Ich werde mir auch weiterhin Musik auf CD's kaufen.
Diesen Downloadkram mache ich nicht mit.
Leider gibt es immer weniger wirklich gute Musik uns so kaufe ich mir die Musik, die ich mir früher nicht gekauft habe.


----------



## MomentInTime (23. Dezember 2008)

BloodySuicide schrieb:


> Keine Macht der MP3!!!
> 
> Ich hab bis jetzt noch kein Shop gesehen, wo man Musik als FLAC oder ähnlichem kaufen kann. Es wird also immer die Musik CD geben...oder halt dann DVD. Musiker wären echt doof, wenn sie nurnoch komprimiertes Material verkaufen würden.



WAHRE WORTE !!! Da hat einer Ahnung... endlich ! 
Es gibt keine Notwendigkeit mehr an mp3s festzuhalten, weil sie von *verlustfreien* Audioformaten,
die sich inzwischen wirklich jeder platztechnisch leisten können sollte, absolut überholt sind.
Eine komische Welt, dass wir beide die Einäugigen unter den Blinden sind, was BloodySuicide ? 
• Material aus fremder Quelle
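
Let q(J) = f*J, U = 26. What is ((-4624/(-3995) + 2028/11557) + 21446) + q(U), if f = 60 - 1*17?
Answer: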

Was das Aussterben der Musik-CD angeht... naja, ich bin da geteilter Meinung.
Einerseits schade, weil somit die Gefahr droht, dass in Zukunft nur noch alles über minderwertige mp3s läuft,
andererseits gut so, weil dieses vollkommen veraltete Medium wie ein lebendiger Ur-Ur-Großvater ist:
1999 kamen die Nachfolger der Audio-CD raus: Die SACD - in direkter Konkurrenz mit der Audio-DVD.
Das ist *10 Jahre* her, Leute ! Überlegt euch das mal: Seit 10 Jahren gibt es was besseres als diese
uralten Audio-CDs und keine Sau weiß es. Warum ? Weil sich die Nachfolger aufgrund der Paranoia der
Musik-Industrie nicht durchsetzen konnten. Wie so oft hat Gier und Machtgeilheit, die in unserer
kapitalistischen Gesellschaft innewohnt, den Fortschritt ausgebremst: Das Format wurde schlichtweg nicht
unterstützt. Neuveröffentlichungen kamen nur als Audio-CD - und das, obwohl die SACD und die Audio-DVD
abwärtskompatibel sind !!! Die notwendige Abspielsoftware wurde nicht großflächig auf den Markt gebracht.
Man hat sich nicht mal getraut, PC-Laufwerke mit SACD und Audio-DVD-Support rauszubringen, weil dann
ja wieder die bösen Raubmordkopierer ankämen und die neuen Sicherheitsmechanismen geknackt hätten.
Und schon allein deswegen wär' es am schönsten, wenn mit dem Sterben der Audio-CD die ganze Musikindustrie
gleich mitstirbt !

Ich leiste meinen Beitrag dazu, ich kauf' Audio-CDs nur noch über ebay und die Gebrauchtsparte von amazon.de.
Dabei spart man auch noch dicke und kann sich ca. doppelt so viele Audio-CDs leisten ! Geil !


----------



## GR-Thunderstorm (23. Dezember 2008)

Die CD als Medium wird ganz sicher aussterben. Ich denke, dass die DVD oder sogar Flashspeicher diese im Multimediabereich ersetzen werden, da diese heute fast genauso billig hergestellt werden können und sogar noch mehr speicherplatz bieten, wobei letztere dabei unanfällig gegen Kratzer und dauerhafte Sonnenbestrahlung sind.
Irgendwie müssen die großen Verleger den Onlinedownloads ja entgegenwirken, und das tut man entweder über Preissenkungen oder indem man fürs gleiche Geld mehr bietet. Bei der CD ist letztes schonmal ausgeschlossen, da idR nach 20 Titeln Schluss ist, außer man legt 4 CDs in eine Hülle, was dann in der Produktion vermutlich wieder teurer ist als ein Flashspeicher mit einfachen 2GiB Kapazität.
In meinem Autoradio kann ich zwar CDs einschieben, nutze aber nur noch SD-Karten, da dort sehr viel mehr raufpasst als auf sone 80min CD, ich muss also nicht ständig beim Fahren mit dem Radio rumhantieren. Außerdem kann ich so jederzeit einzelne Titel austauschen und ersetzen.


----------



## Zivo(GER) (23. Dezember 2008)

Der Mensch will immer irgendwas zum anfassen haben. Mich nicht ausgeschlossen. Es ist einfach besser ein Album oder eine Single seines Musikfavoriten in der Hand zu halten, als sich über den Besitz eines mehr oder minder real vorhandenen Ordners im Windows Explorer zu freuen.


----------



## DarkScorpion (23. Dezember 2008)

Die letzte Cd habe ich vor über einem jahr gekauft, habe aber trotzdem immer ausreichend Musik auf meinem PC.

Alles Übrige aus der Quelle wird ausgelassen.